Burns et Convertino sont les dignes citoyens de Tucson, Arizona, cette ville ouverte à tous les vents du désert qui, depuis des lustres, fait office de passe-plat entre le Nord et le Sud, l’Ouest et l’Est. De la musique mariachi aux BO de Morricone, de l’ambient aux rythmes caribéens, de la musique gitane au post-rock, leurs chansons évoluent dans une zone-frontière unique en son genre : une terre d’accueil pour les sons nomades du monde entier. « J’ai toujours été attaché au songwriting, à sa façon d’entrer dans le détail des choses, affirme Burns. Mais si je l’aime autant, c’est surtout parce qu’il est un formidable point de rencontre, où toutes les sensibilités peuvent se retrouver. En étudiant le classique et le jazz à l’université, j’ai aussi compris que les instruments pouvaient eux-mêmes raconter des histoires incroyables. Dans Calexico, je ne suis jamais le seul à prendre la parole : chaque note qui est jouée participe au récit. »
La musique de Calexico possède en effet une puissance narrative qui ne repose pas que sur les qualités vocales de Burns. Sur ce plan, John Convertino, certainement le batteur le plus soufflant apparu ces vingt dernières années dans la sphère du rock indé, joue aussi un rôle essentiel. Avec lui, le moindre frémissement de cymbale ou le moindre roulement de caisse claire devient un poème, une ligne de chant éloquente qui soutient et enrichit la trame mélodique. « John a un sens de la nuance, une souplesse d’exécution et une signature sonore incomparables, confirme Burns. La plupart de nos chansons naissent de son jeu de batterie, l’un des plus mélodieux qui soient. »
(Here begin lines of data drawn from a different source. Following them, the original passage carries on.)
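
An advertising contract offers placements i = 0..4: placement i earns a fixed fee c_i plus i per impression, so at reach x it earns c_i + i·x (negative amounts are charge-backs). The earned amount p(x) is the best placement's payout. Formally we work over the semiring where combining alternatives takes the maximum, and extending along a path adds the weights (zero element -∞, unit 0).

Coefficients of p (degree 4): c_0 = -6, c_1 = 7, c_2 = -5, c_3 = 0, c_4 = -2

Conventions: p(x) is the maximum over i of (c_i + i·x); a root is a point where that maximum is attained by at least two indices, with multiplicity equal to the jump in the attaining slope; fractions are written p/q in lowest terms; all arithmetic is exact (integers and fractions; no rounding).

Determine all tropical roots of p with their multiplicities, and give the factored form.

hull edge (i=0, c=-6) to (i=1, c=7): slope 13, span 1
hull edge (i=1, c=7) to (i=4, c=-2): slope -3, span 3
Factored form: p(x) = -2 ⊗ (x ⊕ (-13)) ⊗ (x ⊕ 3) ⊗ (x ⊕ 3) ⊗ (x ⊕ 3)
Answer: roots = -13 (mult 1), 3 (mult 3)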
Avec Carried to Dust, Calexico poursuit le virage pop amorcé dans Garden Ruin. Epaulé par de nombreux partenaires (des membres de Iron & Wine, Tortoise ou du groupe espagnol Amparanoia, l’harmoniciste Mickey Raphael, la chanteuse canadienne Pieta Brown…), le duo joue compact, resserre les lignes mélodiques et signe au passage certaines de ses chansons les plus accrocheuses (Two Silver Trees, le cubanisant Inspiracíon). Mais même dans un périmètre esthétique à priori confiné, sa musique garde cette profondeur de champ qui la distingue des vignettes traditionnelles du folk-rock. La conquête de l’espace sonore, avec les surprises et les détours qu’elle entraîne, reste la grande affaire de Burns et Convertino : en studio, ils n’aiment rien tant qu’avancer sans carte, poussés par les forces de l’improvisation.
En pointillés, Carried to Dust conte d’ailleurs le périple d’un scénariste de Los Angeles qui, en pleine grève des plumes à Hollywood, décide de tracer la route vers le désert et de se laisser porter par le hasard. Son errance, qui le mènera par la pensée jusqu’au Chili (Victor Jara’s Hands, House of Valparaiso) ou en Russie (Red Blooms), résonne comme une ode au caractère imprévisible de l’existence et à la beauté de l’inconnu. Tout en renvoyant aux mythes pionniers de l’Amérique, ces thèmes dépassent ici de loin ce seul horizon historico-géographique pour embrasser un territoire bien plus large. « Notre musique caresse moins un hypothétique rêve américain qu’un possible rêve universel, note Burns. Moi-même, je ne me considère pas vraiment comme un Américain. J’ai passé le plus clair de mon existence aux USA, mais le fait de voyager et de rencontrer d’autres musiciens a gommé ma nationalité. Dans ma quête d’un pays idéal, la musique m’a ouvert d’innombrables possibilités. »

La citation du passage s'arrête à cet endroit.